In Lord of the Flies Ralph says, "If we have a signal going, they'll come and take us off. And another thing. We ought to have more rules. Where the conch is, that's a meeting. The same up here as...
In Lord of the Flies Ralph says, "If we have a signal going, they'll come and take us off. And another thing. We ought to have more rules. Where the conch is, that's a meeting. The same up here as down there." What literary device is used in this quote? Can you analyze this quote?

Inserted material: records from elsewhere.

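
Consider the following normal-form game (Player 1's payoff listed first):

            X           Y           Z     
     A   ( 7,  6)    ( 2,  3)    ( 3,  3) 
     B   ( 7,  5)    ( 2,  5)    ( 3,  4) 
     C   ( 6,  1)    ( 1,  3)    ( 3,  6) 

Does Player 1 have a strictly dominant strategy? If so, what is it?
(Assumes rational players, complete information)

No strictly dominant strategy exists for Player 1

Work:
A strategy strictly dominates another if it gives a strictly higher payoff against every opponent action. Compare each pair of P1's strategies column-by-column:
  A vs B: [7 vs 7, 2 vs 2, 3 vs 3] → A does not strictly dominate B (column X: 7 ≤ 7)
  A vs C: [7 vs 6, 2 vs 1, 3 vs 3] → A does not strictly dominate C (column Z: 3 ≤ 3)
  B vs A: [7 vs 7, 2 vs 2, 3 vs 3] → B does not strictly dominate A (column X: 7 ≤ 7)
  B vs C: [7 vs 6, 2 vs 1, 3 vs 3] → B does not strictly dominate C (column Z: 3 ≤ 3)
  C vs A: [6 vs 7, 1 vs 2, 3 vs 3] → C does not strictly dominate A (column X: 6 ≤ 7)
  C vs B: [6 vs 7, 1 vs 2, 3 vs 3] → C does not strictly dominate B (column X: 6 ≤ 7)
No single strategy strictly dominates all others → no strictly dominant strategy.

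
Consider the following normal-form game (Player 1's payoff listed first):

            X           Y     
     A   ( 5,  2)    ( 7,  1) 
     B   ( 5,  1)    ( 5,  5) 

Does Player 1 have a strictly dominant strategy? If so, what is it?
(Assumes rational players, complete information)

No strictly dominant strategy exists for Player 1

Work:
A strategy strictly dominates another if it gives a strictly higher payoff against every opponent action. Compare each pair of P1's strategies column-by-column:
  A vs B: [5 vs 5, 7 vs 5] → A does not strictly dominate B (column X: 5 ≤ 5)
  B vs A: [5 vs 5, 5 vs 7] → B does not strictly dominate A (column X: 5 ≤ 5)
No single strategy strictly dominates all others → no strictly dominant strategy.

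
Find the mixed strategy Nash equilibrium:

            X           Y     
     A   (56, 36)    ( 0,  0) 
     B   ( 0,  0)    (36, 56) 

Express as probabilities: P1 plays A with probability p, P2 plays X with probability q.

p = 0.6087, q = 0.3913

Work:
Find probabilities that make opponent indifferent:
P2 chooses q to make P1 indifferent between A and B
P1 chooses p to make P2 indifferent between X and Y
Mixed NE: P1 plays (A: 0.6087, B: 0.3913), P2 plays (X: 0.3913, Y: 0.6087)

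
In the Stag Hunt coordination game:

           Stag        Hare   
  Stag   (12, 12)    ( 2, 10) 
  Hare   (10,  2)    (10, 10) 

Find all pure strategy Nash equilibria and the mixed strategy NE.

Pure NE: (Stag, Stag) and (Hare, Hare); Mixed NE: p = 0.8, q = 0.8

Work:
Check pure NE:
(Stag, Stag): (12, 12) - no unilateral deviation beneficial
(Hare, Hare): (10, 10) - no unilateral deviation beneficial
Mixed NE: P1 plays Stag with p = 0.8, P2 plays Stag with q = 0.8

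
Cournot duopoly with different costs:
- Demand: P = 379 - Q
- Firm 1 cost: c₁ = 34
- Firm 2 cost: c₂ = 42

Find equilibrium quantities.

q₁* = 117.67, q₂* = 109.67

Work:
Reaction: q₁ = (379 - 34 - q₂)/2
Reaction: q₂ = (379 - 42 - q₁)/2
Solve simultaneously:
q₁* = (379 - 2×34 + 42)/3 = 117.67
q₂* = (379 - 2×42 + 34)/3 = 109.67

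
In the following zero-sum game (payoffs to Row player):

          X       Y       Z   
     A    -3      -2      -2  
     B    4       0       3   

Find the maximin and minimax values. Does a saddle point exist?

Maximin = 0, Minimax = 0, Saddle: True

Work:
Row minimums: [-3, 0] → maximin = 0
Column maximums: [4, 0, 3] → minimax = 0
Saddle point exists! Game value = 0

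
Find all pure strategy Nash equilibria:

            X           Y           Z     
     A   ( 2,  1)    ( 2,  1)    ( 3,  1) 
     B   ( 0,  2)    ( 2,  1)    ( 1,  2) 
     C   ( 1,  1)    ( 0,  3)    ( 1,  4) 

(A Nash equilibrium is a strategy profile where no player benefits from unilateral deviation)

Nash equilibrium: (A, X), (A, Y), (A, Z)

Work:
Best responses:
  P1 vs X: payoffs [2, 0, 1] → best response A (payoff 2)
  P1 vs Y: payoffs [2, 2, 0] → best response A/B (payoff 2)
  P1 vs Z: payoffs [3, 1, 1] → best response A (payoff 3)
  P2 vs A: payoffs [1, 1, 1] → best response X/Y/Z (payoff 1)
  P2 vs B: payoffs [2, 1, 2] → best response X/Z (payoff 2)
  P2 vs C: payoffs [1, 3, 4] → best response Z (payoff 4)
Mutual best responses: (A,X), (A,Y), (A,Z) → Nash equilibria.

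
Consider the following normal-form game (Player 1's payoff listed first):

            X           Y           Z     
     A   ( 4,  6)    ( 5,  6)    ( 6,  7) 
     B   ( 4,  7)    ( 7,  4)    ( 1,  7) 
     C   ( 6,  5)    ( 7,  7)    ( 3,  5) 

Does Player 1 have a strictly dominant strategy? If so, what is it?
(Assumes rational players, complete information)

No strictly dominant strategy exists for Player 1

Work:
A strategy strictly dominates another if it gives a strictly higher payoff against every opponent action. Compare each pair of P1's strategies column-by-column:
  A vs B: [4 vs 4, 5 vs 7, 6 vs 1] → A does not strictly dominate B (column X: 4 ≤ 4)
  A vs C: [4 vs 6, 5 vs 7, 6 vs 3] → A does not strictly dominate C (column X: 4 ≤ 6)
  B vs A: [4 vs 4, 7 vs 5, 1 vs 6] → B does not strictly dominate A (column X: 4 ≤ 4)
  B vs C: [4 vs 6, 7 vs 7, 1 vs 3] → B does not strictly dominate C (column X: 4 ≤ 6)
  C vs A: [6 vs 4, 7 vs 5, 3 vs 6] → C does not strictly dominate A (column Z: 3 ≤ 6)
  C vs B: [6 vs 4, 7 vs 7, 3 vs 1] → C does not strictly dominate B (column Y: 7 ≤ 7)
No single strategy strictly dominates all others → no strictly dominant strategy.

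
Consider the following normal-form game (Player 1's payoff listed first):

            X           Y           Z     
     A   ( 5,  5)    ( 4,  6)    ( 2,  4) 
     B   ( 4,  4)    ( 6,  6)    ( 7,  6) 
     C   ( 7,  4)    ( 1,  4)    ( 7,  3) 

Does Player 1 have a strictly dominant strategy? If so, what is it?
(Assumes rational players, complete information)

No strictly dominant strategy exists for Player 1

Work:
A strategy strictly dominates another if it gives a strictly higher payoff against every opponent action. Compare each pair of P1's strategies column-by-column:
  A vs B: [5 vs 4, 4 vs 6, 2 vs 7] → A does not strictly dominate B (column Y: 4 ≤ 6)
  A vs C: [5 vs 7, 4 vs 1, 2 vs 7] → A does not strictly dominate C (column X: 5 ≤ 7)
  B vs A: [4 vs 5, 6 vs 4, 7 vs 2] → B does not strictly dominate A (column X: 4 ≤ 5)
  B vs C: [4 vs 7, 6 vs 1, 7 vs 7] → B does not strictly dominate C (column X: 4 ≤ 7)
  C vs A: [7 vs 5, 1 vs 4, 7 vs 2] → C does not strictly dominate A (column Y: 1 ≤ 4)
  C vs B: [7 vs 4, 1 vs 6, 7 vs 7] → C does not strictly dominate B (column Y: 1 ≤ 6)
No single strategy strictly dominates all others → no strictly dominant strategy.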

The literary device Golding uses in this quote is symbolism, and at least three levels of symbolism are at work here. First, Golding has his characters choose a symbol for themselves as part of the action of the story. The boys have chosen the conch as a symbol of their form of government, which happens to be a type of democracy. They voted to elect Ralph as their chief, and they agreed to rules for their assemblies, including that whoever has the conch must be allowed to speak uninterrupted. This quote extends the authority of the conch, and therefore their democracy, to everywhere on the island. While the characters overtly use the conch as a symbol, Golding develops the symbol further in the narrative, using it to stand for the order of a civilized society. It comes to represent Ralph, Piggy, and the faction on the island that wants to remain civilized, as opposed to Jack's band that descends into savagery. Another symbol evident in the quote is the signal fire, which represents hope of rescue and a connection with the outside world. Ralph is "nuts on the signal," according to Jack, but as Ralph begins to despair and lose focus, Piggy often has to remind him of the importance of the fire.

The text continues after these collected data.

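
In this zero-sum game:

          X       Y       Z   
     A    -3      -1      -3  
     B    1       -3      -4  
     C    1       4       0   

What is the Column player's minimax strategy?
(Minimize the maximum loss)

Column should play Z, value = 0

Work:
Column player minimizes Row's maximum payoff:
Column X: max payoff to Row = 1
Column Y: max payoff to Row = 4
Column Z: max payoff to Row = 0
Minimum is 0, achieved by column Z.
Minimax strategy: Z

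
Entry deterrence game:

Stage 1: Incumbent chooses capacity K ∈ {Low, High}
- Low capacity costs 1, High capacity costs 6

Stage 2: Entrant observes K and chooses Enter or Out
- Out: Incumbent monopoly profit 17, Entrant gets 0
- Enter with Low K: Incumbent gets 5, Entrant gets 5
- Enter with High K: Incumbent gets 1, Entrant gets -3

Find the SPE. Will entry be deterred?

SPE: (High, Enter|Low, Out|High); Entry deterred. Incumbent net profit = 11

Work:
After Low K: Entrant enters (5 > 0)
After High K: Entrant stays out (-3 < 0)
Incumbent: Low → 5−1=4, High → 17−6=11
Incumbent chooses High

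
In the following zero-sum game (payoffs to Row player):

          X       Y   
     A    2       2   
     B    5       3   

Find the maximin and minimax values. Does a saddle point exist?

Maximin = 3, Minimax = 3, Saddle: True

Work:
Row minimums: [2, 3] → maximin = 3
Column maximums: [5, 3] → minimax = 3
Saddle point exists! Game value = 3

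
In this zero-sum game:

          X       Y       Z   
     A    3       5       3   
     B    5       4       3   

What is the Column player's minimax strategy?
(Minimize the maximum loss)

Column should play Z, value = 3

Work:
Column player minimizes Row's maximum payoff:
Column X: max payoff to Row = 5
Column Y: max payoff to Row = 5
Column Z: max payoff to Row = 3
Minimum is 3, achieved by column Z.
Minimax strategy: Z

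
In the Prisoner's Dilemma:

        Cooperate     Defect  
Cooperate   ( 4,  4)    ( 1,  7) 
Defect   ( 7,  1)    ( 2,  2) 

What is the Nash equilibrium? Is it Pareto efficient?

(Defect, Defect) is NE; not Pareto efficient

Work:
Defect dominates Cooperate for both players:
If P2 cooperates: Defect (7) > Cooperate (4)
If P2 defects: Defect (2) > Cooperate (1)
NE: (Defect, Defect) with payoff (2, 2)
But (Cooperate, Cooperate) = (4, 4) Pareto dominates (2, 2)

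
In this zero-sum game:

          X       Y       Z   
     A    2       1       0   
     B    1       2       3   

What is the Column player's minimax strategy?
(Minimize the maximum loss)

Column should play X or Y (all achieve the minimum), value = 2

Work:
Column player minimizes Row's maximum payoff:
Column X: max payoff to Row = 2
Column Y: max payoff to Row = 2
Column Z: max payoff to Row = 3
Minimum is 2, achieved by columns X, Y (tied).
Each of X or Y is a minimax strategy.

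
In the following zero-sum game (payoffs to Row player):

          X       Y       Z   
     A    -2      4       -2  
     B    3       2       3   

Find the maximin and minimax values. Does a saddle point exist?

Maximin = 2, Minimax = 3, Saddle: False

Work:
Row minimums: [-2, 2] → maximin = 2
Column maximums: [3, 4, 3] → minimax = 3
No saddle point (maximin ≠ minimax). Mixed strategy needed.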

The quote could be analyzed in several ways. One would be to examine how it relates to the action of the story. Coming early in the novel, the quote establishes the importance of the conch and the fire, two elements that drive the narrative. This scene foreshadows the scene on Castle Rock when Piggy carries the conch when he and Ralph go to confront Jack about Piggy's glasses; at that later meeting, both the conch and Ralph's desire for "more rules" are shattered.
The quote could be analyzed in terms of characterization, using it to show Ralph's blossoming skills as a leader and his relationship with Jack, since Jack immediately agrees with this declaration by Ralph.

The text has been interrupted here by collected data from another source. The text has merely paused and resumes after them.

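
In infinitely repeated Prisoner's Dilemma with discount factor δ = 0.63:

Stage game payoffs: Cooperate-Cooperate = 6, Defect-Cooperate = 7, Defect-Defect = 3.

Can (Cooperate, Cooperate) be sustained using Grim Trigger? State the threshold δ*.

δ* = 0.25; since δ = 0.63 ≥ 0.25, cooperation can be sustained

Work:
For Grim Trigger:
Cooperate forever: 6/(1-δ)
Defect then punished: 7 + 3·δ/(1-δ)
Need: 6/(1-δ) ≥ 7 + 3·δ/(1-δ)
Solving: δ ≥ (T-R)/(T-P) = (7-6)/(7-3) = 0.25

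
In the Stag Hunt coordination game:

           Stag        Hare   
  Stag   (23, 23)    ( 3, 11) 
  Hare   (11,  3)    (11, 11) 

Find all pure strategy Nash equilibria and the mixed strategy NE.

Pure NE: (Stag, Stag) and (Hare, Hare); Mixed NE: p = 0.4, q = 0.4

Work:
Check pure NE:
(Stag, Stag): (23, 23) - no unilateral deviation beneficial
(Hare, Hare): (11, 11) - no unilateral deviation beneficial
Mixed NE: P1 plays Stag with p = 0.4, P2 plays Stag with q = 0.4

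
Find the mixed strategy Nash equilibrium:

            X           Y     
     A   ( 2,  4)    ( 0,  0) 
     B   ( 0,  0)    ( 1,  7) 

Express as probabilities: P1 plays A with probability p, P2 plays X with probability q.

p = 0.6364, q = 0.3333

Work:
Find probabilities that make opponent indifferent:
P2 chooses q to make P1 indifferent between A and B
P1 chooses p to make P2 indifferent between X and Y
Mixed NE: P1 plays (A: 0.6364, B: 0.3636), P2 plays (X: 0.3333, Y: 0.6667)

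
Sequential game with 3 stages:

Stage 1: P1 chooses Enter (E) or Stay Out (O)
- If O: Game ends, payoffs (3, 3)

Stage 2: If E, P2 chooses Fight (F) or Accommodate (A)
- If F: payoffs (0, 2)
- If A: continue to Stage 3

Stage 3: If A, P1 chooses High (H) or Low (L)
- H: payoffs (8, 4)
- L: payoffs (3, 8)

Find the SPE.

SPE: (E, A, H); Outcome (8, 4)

Work:
Stage 3: P1 chooses H (8 vs 3)
Stage 2: P2: F->2, A->4 (anticipating H). Choose A
Stage 1: P1: O->3, E->8 (anticipating A, H). Choose E
SPE path: E -> A -> H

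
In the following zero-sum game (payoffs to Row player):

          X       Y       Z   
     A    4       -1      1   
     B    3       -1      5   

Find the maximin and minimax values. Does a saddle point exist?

Maximin = -1, Minimax = -1, Saddle: True

Work:
Row minimums: [-1, -1] → maximin = -1
Column maximums: [4, -1, 5] → minimax = -1
Saddle point exists! Game value = -1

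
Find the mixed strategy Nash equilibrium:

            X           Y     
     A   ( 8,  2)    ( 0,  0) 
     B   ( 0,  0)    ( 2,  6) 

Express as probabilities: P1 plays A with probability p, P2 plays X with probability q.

p = 0.75, q = 0.2

Work:
Find probabilities that make opponent indifferent:
P2 chooses q to make P1 indifferent between A and B
P1 chooses p to make P2 indifferent between X and Y
Mixed NE: P1 plays (A: 0.75, B: 0.25), P2 plays (X: 0.2, Y: 0.8)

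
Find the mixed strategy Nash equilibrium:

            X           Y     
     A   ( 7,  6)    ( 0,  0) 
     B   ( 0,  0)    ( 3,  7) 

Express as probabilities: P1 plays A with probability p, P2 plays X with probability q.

p = 0.5385, q = 0.3

Work:
Find probabilities that make opponent indifferent:
P2 chooses q to make P1 indifferent between A and B
P1 chooses p to make P2 indifferent between X and Y
Mixed NE: P1 plays (A: 0.5385, B: 0.4615), P2 plays (X: 0.3, Y: 0.7)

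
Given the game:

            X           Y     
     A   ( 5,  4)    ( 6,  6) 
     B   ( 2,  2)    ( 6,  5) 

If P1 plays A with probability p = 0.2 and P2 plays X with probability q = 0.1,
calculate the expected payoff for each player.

E[P1] = 5.66, E[P2] = 4.92

Work:
E[P1] = p·q·π₁(A,X) + p·(1-q)·π₁(A,Y) + (1-p)·q·π₁(B,X) + (1-p)·(1-q)·π₁(B,Y)
= 0.2·0.1·5 + 0.2·0.9·6 + 0.8·0.1·2 + 0.8·0.9·6
= 5.66

E[P2] = 4.92 (similar calculation)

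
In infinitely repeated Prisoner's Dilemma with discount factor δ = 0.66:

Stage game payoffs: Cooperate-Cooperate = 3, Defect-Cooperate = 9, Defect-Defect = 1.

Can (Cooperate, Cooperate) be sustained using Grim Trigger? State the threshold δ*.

δ* = 0.75; since δ = 0.66 < 0.75, cooperation cannot be sustained

Work:
For Grim Trigger:
Cooperate forever: 3/(1-δ)
Defect then punished: 9 + 1·δ/(1-δ)
Need: 3/(1-δ) ≥ 9 + 1·δ/(1-δ)
Solving: δ ≥ (T-R)/(T-P) = (9-3)/(9-1) = 0.75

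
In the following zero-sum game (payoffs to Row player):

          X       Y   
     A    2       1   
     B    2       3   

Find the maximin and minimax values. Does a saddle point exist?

Maximin = 2, Minimax = 2, Saddle: True

Work:
Row minimums: [1, 2] → maximin = 2
Column maximums: [2, 3] → minimax = 2
Saddle point exists! Game value = 2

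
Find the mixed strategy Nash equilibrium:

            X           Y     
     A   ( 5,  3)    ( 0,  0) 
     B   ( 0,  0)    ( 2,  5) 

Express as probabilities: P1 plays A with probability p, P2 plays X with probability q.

p = 0.625, q = 0.2857

Work:
Find probabilities that make opponent indifferent:
P2 chooses q to make P1 indifferent between A and B
P1 chooses p to make P2 indifferent between X and Y
Mixed NE: P1 plays (A: 0.625, B: 0.375), P2 plays (X: 0.2857, Y: 0.7143)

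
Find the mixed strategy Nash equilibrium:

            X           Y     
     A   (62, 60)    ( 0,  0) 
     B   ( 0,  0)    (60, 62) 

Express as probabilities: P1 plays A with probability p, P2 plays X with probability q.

p = 0.5082, q = 0.4918

Work:
Find probabilities that make opponent indifferent:
P2 chooses q to make P1 indifferent between A and B
P1 chooses p to make P2 indifferent between X and Y
Mixed NE: P1 plays (A: 0.5082, B: 0.4918), P2 plays (X: 0.4918, Y: 0.5082)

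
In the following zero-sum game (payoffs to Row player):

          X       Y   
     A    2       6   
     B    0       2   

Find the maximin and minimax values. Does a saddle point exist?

Maximin = 2, Minimax = 2, Saddle: True

Work:
Row minimums: [2, 0] → maximin = 2
Column maximums: [2, 6] → minimax = 2
Saddle point exists! Game value = 2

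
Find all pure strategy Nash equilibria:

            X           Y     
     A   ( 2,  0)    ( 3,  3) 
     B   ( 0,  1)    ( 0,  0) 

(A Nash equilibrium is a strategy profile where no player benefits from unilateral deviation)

Nash equilibrium: (A, Y)

Work:
Best responses:
  P1 vs X: payoffs [2, 0] → best response A (payoff 2)
  P1 vs Y: payoffs [3, 0] → best response A (payoff 3)
  P2 vs A: payoffs [0, 3] → best response Y (payoff 3)
  P2 vs B: payoffs [1, 0] → best response X (payoff 1)
Mutual best responses: (A,Y) → Nash equilibria.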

One could also analyze the quote in relation to many of the themes of the novel, such as civilization versus savagery as discussed above. Another theme this quote could be helpful in exploring is what the book has to say about leadership. Ralph does not have natural leadership abilities like Jack, and he is not as intelligent as Piggy, yet he has leadership "thrust upon him." He takes his responsibility seriously throughout the novel, and he demonstrates that a good leader denies his own desires at times for the good of the group. Here he operates outside his comfort zone and skill set to help the entire group of boys who are now under his authority.